The apoptotic effect of fluoxetine (FLX), an antidepressant, against human epithelial ovarian cancer cell lines OVCAR-3 and SK-OV-3 was investigated in relation to the mitochondria-mediated cell death process and nuclear factor (NF)-kappaB activation. FLX-induced mitochondrial membrane permeability change and formation of reactive oxygen species, leading to cell death.

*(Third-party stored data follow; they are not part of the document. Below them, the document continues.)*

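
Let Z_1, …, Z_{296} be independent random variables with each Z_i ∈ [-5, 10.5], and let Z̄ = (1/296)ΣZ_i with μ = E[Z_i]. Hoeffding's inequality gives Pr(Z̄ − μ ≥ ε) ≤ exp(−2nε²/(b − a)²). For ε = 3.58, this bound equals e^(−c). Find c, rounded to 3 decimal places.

c = 2nε²/(b − a)² = 2·296·3.58² / 15.5² = 31.5809.

31.581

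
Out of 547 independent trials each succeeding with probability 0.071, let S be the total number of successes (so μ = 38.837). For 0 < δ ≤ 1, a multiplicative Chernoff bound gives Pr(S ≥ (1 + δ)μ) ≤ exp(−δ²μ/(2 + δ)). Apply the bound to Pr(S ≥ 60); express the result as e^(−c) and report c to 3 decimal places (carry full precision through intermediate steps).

4.531

Write 60 = (1 + δ)μ, so δ = 60/38.837 − 1 = 0.5449185…
Then the exponent is δ²μ/(2 + δ) = (60 − μ)² / (μ·(2 + δ)) = 4.531426.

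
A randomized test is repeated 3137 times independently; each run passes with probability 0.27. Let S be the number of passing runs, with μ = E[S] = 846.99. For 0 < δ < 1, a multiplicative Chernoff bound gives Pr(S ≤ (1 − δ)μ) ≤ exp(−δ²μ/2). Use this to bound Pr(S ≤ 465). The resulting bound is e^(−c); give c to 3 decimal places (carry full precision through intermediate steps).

86.138

Write 465 = (1 − δ)μ, so δ = 1 − 465/846.99 = 0.4509971…
Then the exponent is δ²μ/2 = (μ − 465)²/(2μ) = 86.138184.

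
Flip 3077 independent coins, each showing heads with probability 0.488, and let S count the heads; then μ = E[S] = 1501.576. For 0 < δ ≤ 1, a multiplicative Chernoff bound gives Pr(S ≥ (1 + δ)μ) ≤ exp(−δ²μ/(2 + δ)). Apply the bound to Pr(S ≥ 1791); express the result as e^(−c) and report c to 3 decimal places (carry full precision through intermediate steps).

25.441

Write 1791 = (1 + δ)μ, so δ = 1791/1501.576 − 1 = 0.1927468…
Then the exponent is δ²μ/(2 + δ) = (1791 − μ)² / (μ·(2 + δ)) = 25.440947.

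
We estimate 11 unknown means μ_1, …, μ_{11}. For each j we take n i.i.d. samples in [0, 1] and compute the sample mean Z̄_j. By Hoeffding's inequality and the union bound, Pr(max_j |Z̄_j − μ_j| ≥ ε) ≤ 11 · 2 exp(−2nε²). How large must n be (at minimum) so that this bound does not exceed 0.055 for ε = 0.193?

Need 2·11·exp(−2nε²) ≤ 0.055, i.e. exp(−2nε²) ≤ 0.055/22.
So 2nε² ≥ ln(22/0.055) = 5.991465.
Hence n ≥ 5.991465/(2·0.193²) = 80.425.
The smallest integer n is 81.

81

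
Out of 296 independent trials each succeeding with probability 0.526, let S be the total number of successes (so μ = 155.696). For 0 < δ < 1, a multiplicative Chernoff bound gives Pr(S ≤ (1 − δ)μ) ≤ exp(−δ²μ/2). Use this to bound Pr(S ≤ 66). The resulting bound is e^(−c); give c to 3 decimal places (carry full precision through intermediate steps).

Write 66 = (1 − δ)μ, so δ = 1 − 66/155.696 = 0.576097…
Then the exponent is δ²μ/2 = (μ − 66)²/(2μ) = 25.836799.

25.837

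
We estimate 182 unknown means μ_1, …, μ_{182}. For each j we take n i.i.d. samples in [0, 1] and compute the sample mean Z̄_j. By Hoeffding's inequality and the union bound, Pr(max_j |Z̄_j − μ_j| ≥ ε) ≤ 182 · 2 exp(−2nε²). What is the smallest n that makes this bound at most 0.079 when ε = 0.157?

172

Need 2·182·exp(−2nε²) ≤ 0.079, i.e. exp(−2nε²) ≤ 0.079/364.
So 2nε² ≥ ln(364/0.079) = 8.435461.
Hence n ≥ 8.435461/(2·0.157²) = 171.112.
The smallest integer n is 172.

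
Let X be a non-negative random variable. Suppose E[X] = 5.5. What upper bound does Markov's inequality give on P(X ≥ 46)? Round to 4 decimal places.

Markov's inequality: for a non-negative random variable, P(X ≥ a) ≤ E[X]/a.
Here E[X] = 5.5 and a = 46, so the bound is 5.5/46 = 0.1196.

0.1196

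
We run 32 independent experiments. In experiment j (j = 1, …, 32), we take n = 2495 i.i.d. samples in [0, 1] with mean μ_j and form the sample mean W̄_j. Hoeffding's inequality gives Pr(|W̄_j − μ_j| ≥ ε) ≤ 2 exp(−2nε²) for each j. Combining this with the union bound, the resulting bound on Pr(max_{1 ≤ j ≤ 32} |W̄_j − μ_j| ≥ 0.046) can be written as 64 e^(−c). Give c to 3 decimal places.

10.559

Union bound over the 32 events: Pr(max_{1 ≤ j ≤ 32} |W̄_j − μ_j| ≥ 0.046) ≤ 32·2·exp(−2nε²) = 64 exp(−2·2495·0.046²).
So c = 2·2495·0.046² = 10.5588.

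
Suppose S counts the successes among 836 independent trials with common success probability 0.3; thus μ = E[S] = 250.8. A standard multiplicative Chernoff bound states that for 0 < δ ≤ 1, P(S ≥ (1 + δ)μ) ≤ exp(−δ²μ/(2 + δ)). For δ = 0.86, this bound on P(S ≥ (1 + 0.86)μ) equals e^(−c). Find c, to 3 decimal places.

c = δ²μ/(2 + δ) = 0.86²·250.8/(2 + 0.86) = 64.8572.

64.857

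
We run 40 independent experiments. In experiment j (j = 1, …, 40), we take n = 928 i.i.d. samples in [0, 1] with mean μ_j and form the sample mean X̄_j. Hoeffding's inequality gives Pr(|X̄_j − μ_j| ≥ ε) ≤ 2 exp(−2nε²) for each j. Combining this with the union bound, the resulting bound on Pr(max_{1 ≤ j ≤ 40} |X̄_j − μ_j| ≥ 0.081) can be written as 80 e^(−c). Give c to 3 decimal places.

Union bound over the 40 events: Pr(max_{1 ≤ j ≤ 40} |X̄_j − μ_j| ≥ 0.081) ≤ 40·2·exp(−2nε²) = 80 exp(−2·928·0.081²).
So c = 2·928·0.081² = 12.1772.

12.177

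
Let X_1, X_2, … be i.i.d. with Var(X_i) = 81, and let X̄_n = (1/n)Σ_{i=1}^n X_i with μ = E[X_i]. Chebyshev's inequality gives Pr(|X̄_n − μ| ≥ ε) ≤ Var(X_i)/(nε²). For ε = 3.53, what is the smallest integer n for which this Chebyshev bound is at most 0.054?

121

Require 81/(n·3.53²) ≤ 0.054, i.e. n ≥ 81/(0.054·3.53²) = 120.377.
The smallest integer n is 121.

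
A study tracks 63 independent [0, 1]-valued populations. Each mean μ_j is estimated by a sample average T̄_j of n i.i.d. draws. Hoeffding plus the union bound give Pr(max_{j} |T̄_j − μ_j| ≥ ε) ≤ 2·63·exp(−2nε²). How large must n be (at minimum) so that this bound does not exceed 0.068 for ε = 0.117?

Need 2·63·exp(−2nε²) ≤ 0.068, i.e. exp(−2nε²) ≤ 0.068/126.
So 2nε² ≥ ln(126/0.068) = 7.524529.
Hence n ≥ 7.524529/(2·0.117²) = 274.839.
The smallest integer n is 275.

275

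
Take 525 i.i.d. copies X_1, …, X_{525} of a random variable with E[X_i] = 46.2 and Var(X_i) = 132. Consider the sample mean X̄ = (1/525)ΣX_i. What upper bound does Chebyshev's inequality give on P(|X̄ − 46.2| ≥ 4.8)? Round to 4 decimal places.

Var(X̄) = Var(X_i)/n = 132/525 = 0.25143.
Chebyshev: P(|X̄ − 46.2| ≥ 4.8) ≤ Var(X̄)/(4.8)² = 132/(525·4.8²) = 0.0109.

0.0109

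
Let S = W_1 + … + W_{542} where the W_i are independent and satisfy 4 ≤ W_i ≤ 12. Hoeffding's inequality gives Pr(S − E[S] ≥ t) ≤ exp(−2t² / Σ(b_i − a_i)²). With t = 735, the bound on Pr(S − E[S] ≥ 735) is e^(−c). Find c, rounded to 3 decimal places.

31.148

Σ(b_i − a_i)² = 542·(8)² = 34688.
c = 2t²/34688 = 2·735²/34688 = 31.1477.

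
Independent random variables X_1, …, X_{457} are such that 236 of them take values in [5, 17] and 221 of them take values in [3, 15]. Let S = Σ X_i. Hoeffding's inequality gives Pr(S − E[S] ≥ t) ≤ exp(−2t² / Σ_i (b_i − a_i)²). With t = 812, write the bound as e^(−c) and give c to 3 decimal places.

Σ(b_i − a_i)² = 236·12² + 221·12² = 65808.
c = 2t² / 65808 = 2·812² / 65808 = 20.0384.

20.038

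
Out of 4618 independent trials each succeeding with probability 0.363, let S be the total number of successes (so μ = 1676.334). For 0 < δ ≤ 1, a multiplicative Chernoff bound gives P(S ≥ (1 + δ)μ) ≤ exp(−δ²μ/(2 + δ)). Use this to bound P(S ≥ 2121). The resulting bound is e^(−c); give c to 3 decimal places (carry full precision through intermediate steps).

Write 2121 = (1 + δ)μ, so δ = 2121/1676.334 − 1 = 0.265261…
Then the exponent is δ²μ/(2 + δ) = (2121 − μ)² / (μ·(2 + δ)) = 52.070176.

52.070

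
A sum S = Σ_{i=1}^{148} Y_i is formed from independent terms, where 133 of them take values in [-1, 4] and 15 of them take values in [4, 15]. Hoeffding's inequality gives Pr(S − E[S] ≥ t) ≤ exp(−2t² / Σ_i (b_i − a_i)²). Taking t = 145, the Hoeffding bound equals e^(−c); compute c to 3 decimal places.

8.181

Σ(b_i − a_i)² = 133·5² + 15·11² = 5140.
c = 2t² / 5140 = 2·145² / 5140 = 8.1809.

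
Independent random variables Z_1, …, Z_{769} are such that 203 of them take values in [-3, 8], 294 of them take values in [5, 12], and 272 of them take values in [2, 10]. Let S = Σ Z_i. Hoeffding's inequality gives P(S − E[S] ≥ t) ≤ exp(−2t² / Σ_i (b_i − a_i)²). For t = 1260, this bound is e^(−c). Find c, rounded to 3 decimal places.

Σ(b_i − a_i)² = 203·11² + 294·7² + 272·8² = 56377.
c = 2t² / 56377 = 2·1260² / 56377 = 56.3208.

56.321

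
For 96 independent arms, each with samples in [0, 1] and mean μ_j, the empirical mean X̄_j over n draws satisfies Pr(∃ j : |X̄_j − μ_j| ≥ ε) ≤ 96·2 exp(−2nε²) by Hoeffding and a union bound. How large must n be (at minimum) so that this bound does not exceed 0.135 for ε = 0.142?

181

Need 2·96·exp(−2nε²) ≤ 0.135, i.e. exp(−2nε²) ≤ 0.135/192.
So 2nε² ≥ ln(192/0.135) = 7.259976.
Hence n ≥ 7.259976/(2·0.142²) = 180.023.
The smallest integer n is 181.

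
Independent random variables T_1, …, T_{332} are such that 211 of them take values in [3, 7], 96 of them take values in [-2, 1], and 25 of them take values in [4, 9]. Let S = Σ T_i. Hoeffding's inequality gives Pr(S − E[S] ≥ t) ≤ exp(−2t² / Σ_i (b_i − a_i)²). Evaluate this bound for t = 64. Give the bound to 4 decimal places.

0.1857

Σ(b_i − a_i)² = 211·4² + 96·3² + 25·5² = 4865.
Exponent = 2·64² / 4865 = 1.68386.
Bound = exp(−1.68386) = 0.18566.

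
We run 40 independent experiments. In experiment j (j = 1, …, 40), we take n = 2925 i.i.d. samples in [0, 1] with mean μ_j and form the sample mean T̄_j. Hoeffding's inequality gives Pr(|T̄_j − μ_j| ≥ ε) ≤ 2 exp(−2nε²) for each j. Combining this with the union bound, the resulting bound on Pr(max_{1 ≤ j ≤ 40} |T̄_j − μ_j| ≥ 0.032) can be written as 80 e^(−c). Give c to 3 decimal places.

5.990

Union bound over the 40 events: Pr(max_{1 ≤ j ≤ 40} |T̄_j − μ_j| ≥ 0.032) ≤ 40·2·exp(−2nε²) = 80 exp(−2·2925·0.032²).
So c = 2·2925·0.032² = 5.9904.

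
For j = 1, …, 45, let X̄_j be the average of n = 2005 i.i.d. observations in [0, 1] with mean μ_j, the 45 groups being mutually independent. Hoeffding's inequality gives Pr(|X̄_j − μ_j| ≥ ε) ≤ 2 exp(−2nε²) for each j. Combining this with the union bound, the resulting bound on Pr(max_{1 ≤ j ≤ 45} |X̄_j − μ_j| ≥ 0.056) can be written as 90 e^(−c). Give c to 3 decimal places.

12.575

Union bound over the 45 events: Pr(max_{1 ≤ j ≤ 45} |X̄_j − μ_j| ≥ 0.056) ≤ 45·2·exp(−2nε²) = 90 exp(−2·2005·0.056²).
So c = 2·2005·0.056² = 12.5754.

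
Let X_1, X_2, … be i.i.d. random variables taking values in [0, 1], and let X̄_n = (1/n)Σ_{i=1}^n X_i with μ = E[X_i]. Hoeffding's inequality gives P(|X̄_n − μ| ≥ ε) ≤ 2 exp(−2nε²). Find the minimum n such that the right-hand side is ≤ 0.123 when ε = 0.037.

1019

Require 2·exp(−2nε²) ≤ 0.123, i.e. 2nε² ≥ ln(2/0.123) = 2.788718.
So n ≥ 2.788718 / (2·0.037²) = 1018.524.
The smallest integer n is 1019.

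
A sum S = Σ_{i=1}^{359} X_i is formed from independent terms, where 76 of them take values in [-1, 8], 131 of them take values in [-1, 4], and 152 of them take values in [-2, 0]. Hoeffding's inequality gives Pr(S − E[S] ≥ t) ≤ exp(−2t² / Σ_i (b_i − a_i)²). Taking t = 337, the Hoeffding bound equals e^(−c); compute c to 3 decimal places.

22.626

Σ(b_i − a_i)² = 76·9² + 131·5² + 152·2² = 10039.
c = 2t² / 10039 = 2·337² / 10039 = 22.6256.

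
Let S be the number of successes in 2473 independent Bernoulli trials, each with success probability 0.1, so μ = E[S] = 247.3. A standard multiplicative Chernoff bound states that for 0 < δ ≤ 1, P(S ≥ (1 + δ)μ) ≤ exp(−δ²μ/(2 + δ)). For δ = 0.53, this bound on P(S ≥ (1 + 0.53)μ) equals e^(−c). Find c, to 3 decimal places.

27.457

c = δ²μ/(2 + δ) = 0.53²·247.3/(2 + 0.53) = 27.4571.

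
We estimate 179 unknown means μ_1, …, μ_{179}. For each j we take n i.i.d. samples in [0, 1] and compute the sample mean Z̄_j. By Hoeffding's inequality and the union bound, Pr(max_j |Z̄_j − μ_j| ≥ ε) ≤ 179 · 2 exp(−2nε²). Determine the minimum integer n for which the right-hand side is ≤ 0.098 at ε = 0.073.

770

Need 2·179·exp(−2nε²) ≤ 0.098, i.e. exp(−2nε²) ≤ 0.098/358.
So 2nε² ≥ ln(358/0.098) = 8.203321.
Hence n ≥ 8.203321/(2·0.073²) = 769.687.
The smallest integer n is 770.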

FLX-induced increase in mitochondrial Bax levels, decrease in cytosolic Bid and Bcl-2 levels, loss of the mitochondrial transmembrane potential, cytochrome c release, caspase-3 activation and up-regulation of p53. Oxidant scavengers and Bay 11-7085 [an inhibitor of nuclear factor kappaB (NF-kappaB) activation] prevented the FLX-induced cell death, increase in phosphorylated inhibitory kappaB-alpha and NF-kappaB p65 levels, and binding of NF-kappaB p65 to DNA. Results from this study suggest that FLX may exhibit apoptotic effect against ovarian cancer cell lines by inducing the mitochondrial membrane permeability change, which leads to cytochrome c release and subsequent caspase-3 activation, through reactive oxygen species-dependent activation of NF-kappaB.